Volée de critiques après les déclarations de Koen Geens

Le collège des cours et tribunaux n’a pas du tout apprécié les récentes déclarations du ministre de la Justice Koen Geens (CD&V) estimant qu’une suspension du prononcé devait être impossible en cas de viol. "Ces déclarations sont inconciliables avec le principe de séparation des pouvoirs et l’indépendance de la Justice" écrit le collège dans une lettre publiée dans le quotidien De Morgen.

Cette lettre fait suite aux déclarations du minsitre, le week-end dernier dans les médias et notamment sur le plateau de « De zevende dag » (VRT) après le scandale suscité par la suspension du prononcé dont un animateur radio - qui avait violé sa victime - a pu bénéficier mercredi dernier au tribunal de Gand.

"Alors qu’il déclare que les juges sont libres et qu’il ne veut pas se mêler de cette affaire, il ajoute notamment que le parquet a fait son devoir en allant en appel contre le jugement.

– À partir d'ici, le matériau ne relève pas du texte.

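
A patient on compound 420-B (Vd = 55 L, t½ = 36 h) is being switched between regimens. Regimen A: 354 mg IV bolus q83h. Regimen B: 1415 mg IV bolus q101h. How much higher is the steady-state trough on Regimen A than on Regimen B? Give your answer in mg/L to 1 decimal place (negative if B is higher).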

Et remet en cause la suspension du prononcé en cas de viol".

"Nous estimons que de telles déclarations ne sont pas conciliables avec le principe de séparation des pouvoirs et l’indépendance de la Justice" écrit le collège des cours et tribunaux dans une lettre adressée au ministre.

"Le juge décide en âme et conscience, sur base de l’étude approfondie des faits spécifiques. Il prononce une peine face à une situation déterminée".

Lorsque la loi offre au juge un certain nombre d’options pour adapter la peine, ce n’est pas au ministre de rejeter en public la peine qui a été prononcée".

Le collège des cours et tribunaux accuse le ministre de vouloir allumer la mèche. Et estime qu’il devrait à l’avenir s’abstenir de commenter des jugements dans des dossiers individuels, surtout lorsque la décision définitive n’a pas encore été prise.

Le président de l’association néerlandophone des magistrats Jan Geysen a déclaré à la VRT que "ce n’était pas une bonne chose que le ministre fasse des déclarations sur des dossiers en cours. Dans la pratique le principe de la séparation entre le pouvoir législatif, exécutif et judiciaire est de moins en moins respecté. Ce qui est inquiétant" a-t-il ajouté.